I have a large set of data with poorly written names (like: NameSurname, Name Surname, Name Surname, Name Surname, ....)
I wanted to clean that so I used Data Cleansing Pro and set to remove Leading and Trailing Whitespaces and Tabs, Line Breaks, and Duplicate Whitespaces.
To my surprise, after such cleaning I ended up with more name variations than before the cleaning. But when I used the older Data Cleansing tool (with the same settings) the result was as expected - after the cleaning, the number of variations for the same names significantly decreased. When I compared the output of Data Cleanse Pro and Data Cleansing tools I found that the Data Cleanse Pro is not removing all whitespaces as expected, and in certain cases it is even adding (!) spaces to the values.
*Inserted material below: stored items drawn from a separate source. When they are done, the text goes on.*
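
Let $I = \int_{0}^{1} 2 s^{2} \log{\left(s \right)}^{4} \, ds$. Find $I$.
$\frac{16}{81}$

Begin with the known integral
$$J(a) = \int_{0}^{1} 2 s^{a} \, ds = \frac{2}{a + 1}.$$

Differentiating under the integral sign brings down a factor of $\ln s$:
$$\frac{dJ}{da} = \int_{0}^{1} 2 s^{a} \log{\left(s \right)} \, ds = - \frac{2}{\left(a + 1\right)^{2}}.$$

Repeating $4$ times in total — each differentiation brings down another $\ln s$ — gives
$$\frac{d^{4}J}{da^{4}} = \int_{0}^{1} 2 s^{a} \log{\left(s \right)}^{4} \, ds = \frac{48}{\left(a + 1\right)^{5}},$$
and the integrand here is exactly the target integrand, so $I = \frac{48}{\left(a + 1\right)^{5}}$.

Setting $a = 2$:
$$I = \frac{16}{81}.$$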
It seems that it happens when we have more than two spaces in a row and for the cases when we have more than one place where duplication happen
(i.e.: First Name Second Name, Surname - in such case in one place additional space may be removed, in other it can be added).
Did anyone experience such behaviour? Is it a bug or am I missing something?
EDIT: as I just checked, using Data Cleanse Pro with "Tabs, Line Breaks, and Duplicate whitespace" on the value which have 7 words (only one space between each word) crated over 2500 versions with various number of spaces out of only one 😱
By the way, the "remove all Whitespace" option works just fine.